Die ausgedehnt zelebrierten Schauerszenen sind das Herzstück des Films und bieten eine dichte Atmosphäre, die den abgeschmackten Krimipart mit Leichtigkeit überdecken. Nach dem unübertroffenen Mario Bava war Margheriti im italienischen Genrekino ein weiterer Könner im Bereich Gothic Horror, der sich nicht vor den großen Platzhirschen der damaligen Zeit, den britischen Hammer Studios, verstecken brauchte und merkbar Lust daran hatte, diese von der klassischen Schauerliteratur vergangener Jahrhunderte beeinflusste Spielart des Horrorfilms zu inszenieren. Das merkt man auch bei späteren Filmen des Italieners, in denen immer wieder Gothic-Elemente auftauchten, wie z. B. im Giallo 7 Tote in den Augen der Katze oder dem Italowestern Satan der Rache. Unter Margheritis Fuchtel wird dieses triviale Schauerstück ein hübsches Erlebnis, dem man seine erzählerischen Schwächen schnell verzeiht. Einzig die wilde Auflösung, von der ein Teil durch Nazibezug in der damaligen Kino- und Videofassung leider entfernt wurde, ist ein Knaller zwischen Trash und schwülstiger Dramatik.
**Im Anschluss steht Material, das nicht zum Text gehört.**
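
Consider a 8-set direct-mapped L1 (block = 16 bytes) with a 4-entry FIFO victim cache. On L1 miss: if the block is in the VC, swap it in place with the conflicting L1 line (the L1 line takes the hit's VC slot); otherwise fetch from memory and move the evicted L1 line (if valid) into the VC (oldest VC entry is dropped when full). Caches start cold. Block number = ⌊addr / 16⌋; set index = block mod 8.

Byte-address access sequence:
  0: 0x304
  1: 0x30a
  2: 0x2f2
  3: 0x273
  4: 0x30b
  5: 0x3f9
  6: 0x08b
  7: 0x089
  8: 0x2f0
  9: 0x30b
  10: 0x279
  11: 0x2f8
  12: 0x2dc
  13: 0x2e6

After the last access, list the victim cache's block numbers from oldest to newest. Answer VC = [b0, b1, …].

VC = [63, 39, 8]

#0 0x304→b48/s0 MISS; vc=[]
#1 0x30a→b48/s0 L1-HIT; vc=[]
#2 0x2f2→b47/s7 MISS; vc=[]
#3 0x273→b39/s7 MISS; vc=[47]
#4 0x30b→b48/s0 L1-HIT; vc=[47]
#5 0x3f9→b63/s7 MISS; vc=[47,39]
#6 0x8b→b8/s0 MISS; vc=[47,39,48]
#7 0x89→b8/s0 L1-HIT; vc=[47,39,48]
#8 0x2f0→b47/s7 VC-HIT; vc=[63,39,48]
#9 0x30b→b48/s0 VC-HIT; vc=[63,39,8]
#10 0x279→b39/s7 VC-HIT; vc=[63,47,8]
#11 0x2f8→b47/s7 VC-HIT; vc=[63,39,8]
#12 0x2dc→b45/s5 MISS; vc=[63,39,8]
#13 0x2e6→b46/s6 MISS; vc=[63,39,8]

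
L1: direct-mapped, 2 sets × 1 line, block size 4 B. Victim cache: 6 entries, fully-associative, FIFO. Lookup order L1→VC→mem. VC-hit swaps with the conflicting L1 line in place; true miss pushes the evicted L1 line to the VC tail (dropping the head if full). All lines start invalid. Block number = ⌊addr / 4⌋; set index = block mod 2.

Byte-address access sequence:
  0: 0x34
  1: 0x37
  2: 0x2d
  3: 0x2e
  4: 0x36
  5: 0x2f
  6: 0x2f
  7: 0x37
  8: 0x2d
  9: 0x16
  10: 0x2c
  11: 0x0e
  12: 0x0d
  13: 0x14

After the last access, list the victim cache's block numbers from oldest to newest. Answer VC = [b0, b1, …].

VC = [13, 3, 11]

  [0] addr=0x34 blk=13 s=1: MISS | VC []
  [1] addr=0x37 blk=13 s=1: L1-HIT | VC []
  [2] addr=0x2d blk=11 s=1: MISS | VC [13]
  [3] addr=0x2e blk=11 s=1: L1-HIT | VC [13]
  [4] addr=0x36 blk=13 s=1: VC-HIT | VC [11]
  [5] addr=0x2f blk=11 s=1: VC-HIT | VC [13]
  [6] addr=0x2f blk=11 s=1: L1-HIT | VC [13]
  [7] addr=0x37 blk=13 s=1: VC-HIT | VC [11]
  [8] addr=0x2d blk=11 s=1: VC-HIT | VC [13]
  [9] addr=0x16 blk=5 s=1: MISS | VC [13, 11]
  [10] addr=0x2c blk=11 s=1: VC-HIT | VC [13, 5]
  [11] addr=0xe blk=3 s=1: MISS | VC [13, 5, 11]
  [12] addr=0xd blk=3 s=1: L1-HIT | VC [13, 5, 11]
  [13] addr=0x14 blk=5 s=1: VC-HIT | VC [13, 3, 11]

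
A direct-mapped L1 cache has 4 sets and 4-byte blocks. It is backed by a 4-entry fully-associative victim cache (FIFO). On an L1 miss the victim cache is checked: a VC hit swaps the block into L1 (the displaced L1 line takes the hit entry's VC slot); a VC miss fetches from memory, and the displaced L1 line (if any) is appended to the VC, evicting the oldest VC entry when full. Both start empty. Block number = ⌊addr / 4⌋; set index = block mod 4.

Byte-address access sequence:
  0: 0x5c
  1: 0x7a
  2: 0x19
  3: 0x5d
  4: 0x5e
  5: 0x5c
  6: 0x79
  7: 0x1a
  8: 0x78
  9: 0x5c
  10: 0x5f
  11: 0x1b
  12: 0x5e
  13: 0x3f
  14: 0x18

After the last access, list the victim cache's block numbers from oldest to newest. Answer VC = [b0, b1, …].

0: 0x5c (blk 23, set 3) → MISS  vc=[]
1: 0x7a (blk 30, set 2) → MISS  vc=[]
2: 0x19 (blk 6, set 2) → MISS  vc=[30]
3: 0x5d (blk 23, set 3) → L1-HIT  vc=[30]
4: 0x5e (blk 23, set 3) → L1-HIT  vc=[30]
5: 0x5c (blk 23, set 3) → L1-HIT  vc=[30]
6: 0x79 (blk 30, set 2) → VC-HIT  vc=[6]
7: 0x1a (blk 6, set 2) → VC-HIT  vc=[30]
8: 0x78 (blk 30, set 2) → VC-HIT  vc=[6]
9: 0x5c (blk 23, set 3) → L1-HIT  vc=[6]
10: 0x5f (blk 23, set 3) → L1-HIT  vc=[6]
11: 0x1b (blk 6, set 2) → VC-HIT  vc=[30]
12: 0x5e (blk 23, set 3) → L1-HIT  vc=[30]
13: 0x3f (blk 15, set 3) → MISS  vc=[30, 23]
14: 0x18 (blk 6, set 2) → L1-HIT  vc=[30, 23]

VC = [30, 23]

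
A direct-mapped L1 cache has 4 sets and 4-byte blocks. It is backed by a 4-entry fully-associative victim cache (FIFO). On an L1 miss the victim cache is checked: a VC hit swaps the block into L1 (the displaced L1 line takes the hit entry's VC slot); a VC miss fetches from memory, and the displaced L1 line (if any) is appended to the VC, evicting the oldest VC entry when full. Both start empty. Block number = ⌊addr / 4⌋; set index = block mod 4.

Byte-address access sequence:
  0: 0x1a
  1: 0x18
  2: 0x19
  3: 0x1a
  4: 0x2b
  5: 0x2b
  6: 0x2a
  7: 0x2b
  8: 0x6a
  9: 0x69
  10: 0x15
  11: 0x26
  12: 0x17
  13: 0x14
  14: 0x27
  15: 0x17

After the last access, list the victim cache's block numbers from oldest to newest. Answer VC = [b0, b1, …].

0: 0x1a (blk 6, set 2) → MISS  vc=[]
1: 0x18 (blk 6, set 2) → L1-HIT  vc=[]
2: 0x19 (blk 6, set 2) → L1-HIT  vc=[]
3: 0x1a (blk 6, set 2) → L1-HIT  vc=[]
4: 0x2b (blk 10, set 2) → MISS  vc=[6]
5: 0x2b (blk 10, set 2) → L1-HIT  vc=[6]
6: 0x2a (blk 10, set 2) → L1-HIT  vc=[6]
7: 0x2b (blk 10, set 2) → L1-HIT  vc=[6]
8: 0x6a (blk 26, set 2) → MISS  vc=[6, 10]
9: 0x69 (blk 26, set 2) → L1-HIT  vc=[6, 10]
10: 0x15 (blk 5, set 1) → MISS  vc=[6, 10]
11: 0x26 (blk 9, set 1) → MISS  vc=[6, 10, 5]
12: 0x17 (blk 5, set 1) → VC-HIT  vc=[6, 10, 9]
13: 0x14 (blk 5, set 1) → L1-HIT  vc=[6, 10, 9]
14: 0x27 (blk 9, set 1) → VC-HIT  vc=[6, 10, 5]
15: 0x17 (blk 5, set 1) → VC-HIT  vc=[6, 10, 9]

VC = [6, 10, 9]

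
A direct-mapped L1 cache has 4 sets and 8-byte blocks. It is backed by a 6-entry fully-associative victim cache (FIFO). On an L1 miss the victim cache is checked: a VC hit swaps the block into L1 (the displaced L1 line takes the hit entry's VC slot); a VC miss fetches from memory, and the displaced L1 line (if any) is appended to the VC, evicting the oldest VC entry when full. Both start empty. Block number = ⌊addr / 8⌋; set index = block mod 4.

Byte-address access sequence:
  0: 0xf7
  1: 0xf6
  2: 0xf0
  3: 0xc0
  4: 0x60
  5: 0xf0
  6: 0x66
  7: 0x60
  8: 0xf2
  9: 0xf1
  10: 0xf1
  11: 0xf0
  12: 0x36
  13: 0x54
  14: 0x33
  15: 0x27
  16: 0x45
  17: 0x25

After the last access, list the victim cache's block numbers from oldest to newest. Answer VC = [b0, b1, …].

#0 0xf7→b30/s2 MISS; vc=[]
#1 0xf6→b30/s2 L1-HIT; vc=[]
#2 0xf0→b30/s2 L1-HIT; vc=[]
#3 0xc0→b24/s0 MISS; vc=[]
#4 0x60→b12/s0 MISS; vc=[24]
#5 0xf0→b30/s2 L1-HIT; vc=[24]
#6 0x66→b12/s0 L1-HIT; vc=[24]
#7 0x60→b12/s0 L1-HIT; vc=[24]
#8 0xf2→b30/s2 L1-HIT; vc=[24]
#9 0xf1→b30/s2 L1-HIT; vc=[24]
#10 0xf1→b30/s2 L1-HIT; vc=[24]
#11 0xf0→b30/s2 L1-HIT; vc=[24]
#12 0x36→b6/s2 MISS; vc=[24,30]
#13 0x54→b10/s2 MISS; vc=[24,30,6]
#14 0x33→b6/s2 VC-HIT; vc=[24,30,10]
#15 0x27→b4/s0 MISS; vc=[24,30,10,12]
#16 0x45→b8/s0 MISS; vc=[24,30,10,12,4]
#17 0x25→b4/s0 VC-HIT; vc=[24,30,10,12,8]

VC = [24, 30, 10, 12, 8]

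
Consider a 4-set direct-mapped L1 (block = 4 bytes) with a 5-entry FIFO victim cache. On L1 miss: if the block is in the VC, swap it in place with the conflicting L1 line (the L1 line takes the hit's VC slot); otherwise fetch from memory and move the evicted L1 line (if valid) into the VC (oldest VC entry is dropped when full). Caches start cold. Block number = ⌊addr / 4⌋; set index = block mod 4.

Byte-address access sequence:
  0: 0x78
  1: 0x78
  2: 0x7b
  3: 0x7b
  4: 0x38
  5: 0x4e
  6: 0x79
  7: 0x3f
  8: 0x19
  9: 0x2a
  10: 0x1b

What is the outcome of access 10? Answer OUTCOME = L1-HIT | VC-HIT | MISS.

OUTCOME = VC-HIT

0: 0x78 (blk 30, set 2) → MISS  vc=[]
1: 0x78 (blk 30, set 2) → L1-HIT  vc=[]
2: 0x7b (blk 30, set 2) → L1-HIT  vc=[]
3: 0x7b (blk 30, set 2) → L1-HIT  vc=[]
4: 0x38 (blk 14, set 2) → MISS  vc=[30]
5: 0x4e (blk 19, set 3) → MISS  vc=[30]
6: 0x79 (blk 30, set 2) → VC-HIT  vc=[14]
7: 0x3f (blk 15, set 3) → MISS  vc=[14, 19]
8: 0x19 (blk 6, set 2) → MISS  vc=[14, 19, 30]
9: 0x2a (blk 10, set 2) → MISS  vc=[14, 19, 30, 6]
10: 0x1b (blk 6, set 2) → VC-HIT  vc=[14, 19, 30, 10]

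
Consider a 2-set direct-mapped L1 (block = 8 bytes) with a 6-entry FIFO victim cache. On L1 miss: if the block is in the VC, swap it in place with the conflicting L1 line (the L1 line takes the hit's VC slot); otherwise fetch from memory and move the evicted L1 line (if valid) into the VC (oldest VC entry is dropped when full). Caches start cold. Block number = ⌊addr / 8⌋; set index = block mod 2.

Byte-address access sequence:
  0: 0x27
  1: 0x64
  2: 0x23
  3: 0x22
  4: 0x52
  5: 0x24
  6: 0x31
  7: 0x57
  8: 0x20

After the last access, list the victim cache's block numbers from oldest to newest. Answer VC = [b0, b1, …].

VC = [12, 6, 10]

  [0] addr=0x27 blk=4 s=0: MISS | VC []
  [1] addr=0x64 blk=12 s=0: MISS | VC [4]
  [2] addr=0x23 blk=4 s=0: VC-HIT | VC [12]
  [3] addr=0x22 blk=4 s=0: L1-HIT | VC [12]
  [4] addr=0x52 blk=10 s=0: MISS | VC [12, 4]
  [5] addr=0x24 blk=4 s=0: VC-HIT | VC [12, 10]
  [6] addr=0x31 blk=6 s=0: MISS | VC [12, 10, 4]
  [7] addr=0x57 blk=10 s=0: VC-HIT | VC [12, 6, 4]
  [8] addr=0x20 blk=4 s=0: VC-HIT | VC [12, 6, 10]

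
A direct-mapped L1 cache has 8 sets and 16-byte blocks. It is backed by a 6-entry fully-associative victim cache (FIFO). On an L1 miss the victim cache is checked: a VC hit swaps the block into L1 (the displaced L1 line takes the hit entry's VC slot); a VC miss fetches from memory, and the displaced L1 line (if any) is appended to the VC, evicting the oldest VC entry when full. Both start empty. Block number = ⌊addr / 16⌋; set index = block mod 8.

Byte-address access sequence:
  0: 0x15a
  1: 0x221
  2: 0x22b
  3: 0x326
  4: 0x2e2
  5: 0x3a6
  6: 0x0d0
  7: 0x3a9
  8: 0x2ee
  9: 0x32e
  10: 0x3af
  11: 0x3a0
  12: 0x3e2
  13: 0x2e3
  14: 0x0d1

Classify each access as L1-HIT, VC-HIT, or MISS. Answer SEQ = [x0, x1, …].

SEQ = [MISS, MISS, L1-HIT, MISS, MISS, MISS, MISS, L1-HIT, L1-HIT, VC-HIT, VC-HIT, L1-HIT, MISS, VC-HIT, L1-HIT]

0: 0x15a (blk 21, set 5) → MISS  vc=[]
1: 0x221 (blk 34, set 2) → MISS  vc=[]
2: 0x22b (blk 34, set 2) → L1-HIT  vc=[]
3: 0x326 (blk 50, set 2) → MISS  vc=[34]
4: 0x2e2 (blk 46, set 6) → MISS  vc=[34]
5: 0x3a6 (blk 58, set 2) → MISS  vc=[34, 50]
6: 0xd0 (blk 13, set 5) → MISS  vc=[34, 50, 21]
7: 0x3a9 (blk 58, set 2) → L1-HIT  vc=[34, 50, 21]
8: 0x2ee (blk 46, set 6) → L1-HIT  vc=[34, 50, 21]
9: 0x32e (blk 50, set 2) → VC-HIT  vc=[34, 58, 21]
10: 0x3af (blk 58, set 2) → VC-HIT  vc=[34, 50, 21]
11: 0x3a0 (blk 58, set 2) → L1-HIT  vc=[34, 50, 21]
12: 0x3e2 (blk 62, set 6) → MISS  vc=[34, 50, 21, 46]
13: 0x2e3 (blk 46, set 6) → VC-HIT  vc=[34, 50, 21, 62]
14: 0xd1 (blk 13, set 5) → L1-HIT  vc=[34, 50, 21, 62]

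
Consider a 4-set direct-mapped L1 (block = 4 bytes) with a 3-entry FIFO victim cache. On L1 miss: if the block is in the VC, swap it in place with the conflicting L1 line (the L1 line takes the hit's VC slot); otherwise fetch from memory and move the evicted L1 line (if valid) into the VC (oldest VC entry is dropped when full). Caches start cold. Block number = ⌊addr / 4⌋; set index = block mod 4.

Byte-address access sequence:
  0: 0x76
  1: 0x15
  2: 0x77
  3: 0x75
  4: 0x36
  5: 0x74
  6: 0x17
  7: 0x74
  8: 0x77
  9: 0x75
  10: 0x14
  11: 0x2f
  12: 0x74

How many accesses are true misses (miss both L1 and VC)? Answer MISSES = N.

  [0] addr=0x76 blk=29 s=1: MISS | VC []
  [1] addr=0x15 blk=5 s=1: MISS | VC [29]
  [2] addr=0x77 blk=29 s=1: VC-HIT | VC [5]
  [3] addr=0x75 blk=29 s=1: L1-HIT | VC [5]
  [4] addr=0x36 blk=13 s=1: MISS | VC [5, 29]
  [5] addr=0x74 blk=29 s=1: VC-HIT | VC [5, 13]
  [6] addr=0x17 blk=5 s=1: VC-HIT | VC [29, 13]
  [7] addr=0x74 blk=29 s=1: VC-HIT | VC [5, 13]
  [8] addr=0x77 blk=29 s=1: L1-HIT | VC [5, 13]
  [9] addr=0x75 blk=29 s=1: L1-HIT | VC [5, 13]
  [10] addr=0x14 blk=5 s=1: VC-HIT | VC [29, 13]
  [11] addr=0x2f blk=11 s=3: MISS | VC [29, 13]
  [12] addr=0x74 blk=29 s=1: VC-HIT | VC [5, 13]

MISSES = 4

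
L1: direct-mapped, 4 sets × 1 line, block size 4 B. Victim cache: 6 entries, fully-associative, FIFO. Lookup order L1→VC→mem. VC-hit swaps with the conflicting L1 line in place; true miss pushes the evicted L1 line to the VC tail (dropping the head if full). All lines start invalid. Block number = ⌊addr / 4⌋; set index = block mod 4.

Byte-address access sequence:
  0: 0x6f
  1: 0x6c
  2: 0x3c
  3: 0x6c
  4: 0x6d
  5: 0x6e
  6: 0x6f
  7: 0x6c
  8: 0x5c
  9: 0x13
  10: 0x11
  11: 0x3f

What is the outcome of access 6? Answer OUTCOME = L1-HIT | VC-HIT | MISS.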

In der damit dargebotenen Rückblende zitiert man nebenbei noch George Franjus Augen ohne Gesicht. Die temporeiche, aber auch überraschungsarme gothische Gruselmär präsentiert sich so als sympathischer Vertreter seiner Art, der mit seinem naiven Charme auch heute noch für kurzweilige Unterhaltung sorgt. Ganz gleich, wie billig und schundig seine Vorlage war.